As China’s economic slowdown squeezes the global shipping industry, three of the country’s biggest domestic cargo freighters likely skirted the losses that plagued international peers last year thanks to a five-fold jump in state subsidies.
Boosted by hundreds of millions of dollars in cash grants from Beijing for scrapping old vessels, China Cosco , China Shipping Development and China Shipping Container Lines will report 2014 earnings starting later on Thursday showing some of their best profits in years.
But industry insiders and analysts say Beijing’s support for national firms as its economy slows is the only factor that kept the firms out of the red, creating a dependence on support that will be sustained with no industry upturn in sight. For the International Chamber of Shipping, representing the global merchant fleet, the aid artificially boosts shipbuilding just as the sector faces a surplus of ships.
The three firms, backed by state-owned companies China Ocean Shipping Group and China Shipping, received at least 2.4 billion yuan ($359 million) in subsidies over 2014, a five-fold increase compared to the previous year, according to Reuters calculations based on company filings.
The subsidies stem from a 2013 move by Beijing to increase cash grants for scrapping old ships to 1,500 yuan per gross ton from 1,000 yuan. While the programme, designed to accelerate fleet renewal, is currently scheduled to run only until end- 2015, Beijing has signalled continued support and an unwillingness to allow large shipyards to go under.

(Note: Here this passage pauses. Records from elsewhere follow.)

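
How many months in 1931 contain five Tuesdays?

A month has five Tuesdays exactly when Tuesday falls within its first (length − 28) days.
Jan: 31 days, starts Thu → 5 of Thu, Fri, Sat
Feb: 28 days, starts Sun → 5 of (none)
Mar: 31 days, starts Sun → 5 of Sun, Mon, Tue ✓
Apr: 30 days, starts Wed → 5 of Wed, Thu
May: 31 days, starts Fri → 5 of Fri, Sat, Sun
Jun: 30 days, starts Mon → 5 of Mon, Tue ✓
Jul: 31 days, starts Wed → 5 of Wed, Thu, Fri
Aug: 31 days, starts Sat → 5 of Sat, Sun, Mon
Sep: 30 days, starts Tue → 5 of Tue, Wed ✓
Oct: 31 days, starts Thu → 5 of Thu, Fri, Sat
Nov: 30 days, starts Sun → 5 of Sun, Mon
Dec: 31 days, starts Tue → 5 of Tue, Wed, Thu ✓
Months with five Tuesdays: Mar, Jun, Sep, Dec.

4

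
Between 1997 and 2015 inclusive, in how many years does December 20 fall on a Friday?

2

Day of week of December 20 in each year:
1997: Sat, 1998: Sun, 1999: Mon, 2000: Wed, 2001: Thu, 2002: Fri ✓, 2003: Sat, 2004: Mon, 2005: Tue, 2006: Wed, 2007: Thu, 2008: Sat, 2009: Sun, 2010: Mon, 2011: Tue, 2012: Thu, 2013: Fri ✓, 2014: Sat, 2015: Sun
Fridays: 2002, 2013.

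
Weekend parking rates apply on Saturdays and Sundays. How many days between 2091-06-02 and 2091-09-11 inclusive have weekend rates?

30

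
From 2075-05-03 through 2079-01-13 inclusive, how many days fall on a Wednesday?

193 Wednesdays

2075-05-03 is a Friday.
That's 1352 days from start to end, counting both.
1352 = 7 × 193 + 1, so there are 193 full weeks plus 1 extra day.
Each full week contributes one Wednesday: 193 so far.
The 1 extra day is Friday — none qualify.
Total: 193 + 0 = 193.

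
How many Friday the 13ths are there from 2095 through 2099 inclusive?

10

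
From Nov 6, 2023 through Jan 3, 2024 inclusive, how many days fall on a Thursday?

8

Nov 6, 2023 is a Monday.
The range spans 59 days (inclusive of both endpoints).
59 = 7 × 8 + 3, so there are 8 full weeks plus 3 extra days.
Each full week contributes one Thursday: 8 so far.
The 3 extra days are Mon, Tue, Wed — none qualify.
Total: 8 + 0 = 8.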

Profits at the Chinese firms run counter to slowing trade activity, much of which has stemmed from softer demand from China, which dragged down the Baltic Exchange’s main sea freight index to an all-time low in February.
China Cosco in January flagged that it will report a 2014 net profit of at least 350 million yuan, a four-year-high. It avoided a delisting last year after it returned to profit by selling assets to its parent.
Without subsidies of at least 1.38 billion yuan, and taking into account other factors such as the sales of a Shanghai hotel firm stake and shipyard to its parent in October, China Cosco would have incurred a 2014 loss of about 500 million yuan, Changjiang Securities analyst Han Yichao said in a January note.
Similarly, China Shipping Development, which received 456 million yuan in grants in 2014, would have likely reported a loss of about 156 million yuan minus subsidies, Han estimated. The firm will report its results on Friday.
China Shipping Development said in January it will post a net profit of about 300 million yuan, while sister firm China Shipping Container Lines also expects to swing to black in 2014.